= Rye Pottery =

The Rye Pottery is a pottery in Rye, East Sussex, England, known as the Cadborough Pottery or "Rye Pottery" from its beginnings in c. 1834 to 1876, and Belle Vue Pottery from 1869 until it closed in 1939 (for a few years two locations were used). It was revived as the "Rye pottery" in 1947 by the brothers Walter and John Cole, who became known for their tinglazed wares. During the 19th and early 20th centuries it produced earthenware in a distinctive style of sprigged applied relief decoration, sometimes supplemented by inscriptions using printer's type, which was marketed as "Sussex Rustic Ware". Often the texture of surfaces imitated tree bark. From c. 1840 to 1930 it was owned by members of the Mitchell family.

==History==
The Rye pottery has its origins in a pottery and brickworks at Cadborough Farm, just to the west of the town of Rye. In the early 19th century, Jeremiah Smith, the owner of the farm, put William Mitchell in charge of the pottery. The clay used was dug in the farm itself.

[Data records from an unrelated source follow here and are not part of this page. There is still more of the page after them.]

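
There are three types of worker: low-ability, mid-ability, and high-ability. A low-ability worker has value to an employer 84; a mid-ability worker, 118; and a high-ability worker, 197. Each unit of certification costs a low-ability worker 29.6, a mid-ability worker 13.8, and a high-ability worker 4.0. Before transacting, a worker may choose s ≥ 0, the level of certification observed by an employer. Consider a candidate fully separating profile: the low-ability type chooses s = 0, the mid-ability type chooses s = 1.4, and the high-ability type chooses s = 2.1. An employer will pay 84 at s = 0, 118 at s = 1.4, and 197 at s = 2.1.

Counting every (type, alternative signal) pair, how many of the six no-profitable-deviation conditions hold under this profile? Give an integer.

4

High-ability (own payoff 197 − 4.0×2.1 = 188.6): to s=0 gives 84 → no gain ✓; to s=1.4 gives 118 − 4.0×1.4 = 112.4 → no gain ✓.
Mid-ability (own payoff 118 − 13.8×1.4 = 98.68): to s=0 gives 84 → no gain ✓; to s=2.1 gives 197 − 13.8×2.1 = 168.02 → profitable ✗.
Low-ability (own payoff 84): to s=1.4 gives 118 − 29.6×1.4 = 76.56 → no gain ✓; to s=2.1 gives 197 − 29.6×2.1 = 134.84 → profitable ✗.
4 of the 6 constraints hold; not an equilibrium.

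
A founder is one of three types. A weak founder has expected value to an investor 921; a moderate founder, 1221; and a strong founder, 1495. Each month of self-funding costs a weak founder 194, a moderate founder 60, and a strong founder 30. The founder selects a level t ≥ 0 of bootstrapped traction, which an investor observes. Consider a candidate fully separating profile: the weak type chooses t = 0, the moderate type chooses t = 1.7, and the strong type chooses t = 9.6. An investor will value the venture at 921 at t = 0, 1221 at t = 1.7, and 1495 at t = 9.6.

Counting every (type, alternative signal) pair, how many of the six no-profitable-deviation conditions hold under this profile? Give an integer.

6

Moderate (own payoff 1221 − 60×1.7 = 1119): to t=0 gives 921 → no gain ✓; to t=9.6 gives 1495 − 60×9.6 = 919 → no gain ✓.
Strong (own payoff 1495 − 30×9.6 = 1207): to t=0 gives 921 → no gain ✓; to t=1.7 gives 1221 − 30×1.7 = 1170 → no gain ✓.
Weak (own payoff 921): to t=1.7 gives 1221 − 194×1.7 = 891.2 → no gain ✓; to t=9.6 gives 1495 − 194×9.6 = -367.4 → no gain ✓.
6 of the 6 constraints hold; this profile is a separating equilibrium.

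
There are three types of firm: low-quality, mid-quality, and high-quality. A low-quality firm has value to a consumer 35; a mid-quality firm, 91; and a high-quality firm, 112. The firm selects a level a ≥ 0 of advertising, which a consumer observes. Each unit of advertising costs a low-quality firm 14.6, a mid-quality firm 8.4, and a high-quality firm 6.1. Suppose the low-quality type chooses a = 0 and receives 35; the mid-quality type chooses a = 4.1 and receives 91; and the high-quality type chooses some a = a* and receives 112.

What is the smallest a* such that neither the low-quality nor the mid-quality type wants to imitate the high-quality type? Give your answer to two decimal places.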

Mitchell was in charge of the pottery by 1834, and had bought the business from Smith by 1840. He was assisted by his two sons, Henry and Frederick. Frederick, along with another potter called William Watson, developed a style of applied relief decoration, which was to become characteristic of the firm's production. In 1869, Frederick Mitchell moved production of the decorative ware to new premises in Ferry Road Rye, called the Belle Vue pottery, while more functional products continued to be made at Cadborough, by William Mitchell, and after his death in 1870 by Frederick's brother Henry.

The products of the Belle Vue Pottery were sold under the name the trade name of Sussex Rustic Ware. Llewellynn Jewitt, in his Ceramic Art of Great Britain described this ware as "of peculiar, but highly pleasing character", and said that "The clay is peculiarly light, and of tolerably close texture, and it is capable of working into any form. The glaze ... is of exceedingly good quality, and it has a rich effect over the mottling or splashing which characterizes this ware." The relief decoration on the ware represented hops - an important local crop - or leaves and flowers. Another product, which was also made at Cadborough Pottery, was the "Sussex Pig", a vessel of porcine form, with the detachable head serving as a cup.

After Frederick's death in 1875, the business was carried on by his widow Caroline, assisted by William Watson. When Caroline Mitchell died in 1896, the pottery was taken over by her husband's nephew, also called Frederick. It was inherited by his wife, Edith in 1920, and sold to Ella Mills in 1930. The products remained little changed until the closure of the pottery with the outbreak of war in 1939.

In 1947 the Belle Vue Pottery was bought and reopened by the brothers Walter Cole (1913–1999) and John Cole. Immediately before this, Walter Cole had been on the staff of the Council for Industrial Design, and had also taught on the Central School's Industrial Design course. In the 1930s the brothers had produced both stoneware and earthenware at a kiln they had built at Plumstead.

At Rye, the Cole brothers decided to make earthenware, which gave the possibility of brighter look and a wider range of colours than the stoneware popular with most craft potters at the time. They produced both one-off exhibition pieces, and more practical domestic ware. At first, the revived pottery made slipware, but as government regulations on the production of decorative ceramics for the home market were relaxed, the pottery began to make a distinctive range of tin-glazed ware, inspired by 17th century examples. It also made versions of the traditional "Sussex Pig" A selection of the pottery's products was shown at the Festival of Britain in 1951.

Walter Cole's son Tarquin & his wife Biddy took over the running of the pottery in 1978. Under his direction it began to make a wide range of hand-painted slip-cast figures, including a series based on characters from the Canterbury Tales.

Rye Pottery is now run by the third generation of the Cole family, siblings Josh & Tabby. The company currently produces mid-century modern homewares inspired by its extensive 50s & 60s archive, alongside slip cast figures dedicated to English history, including a 1066 Bayeux Tapestry range as well as animals and birds from the English countryside. Recent high profile collaborations include Soho House’s White City House hotel, Turner Contemporary in Margate and boutique hotel The George in Rye.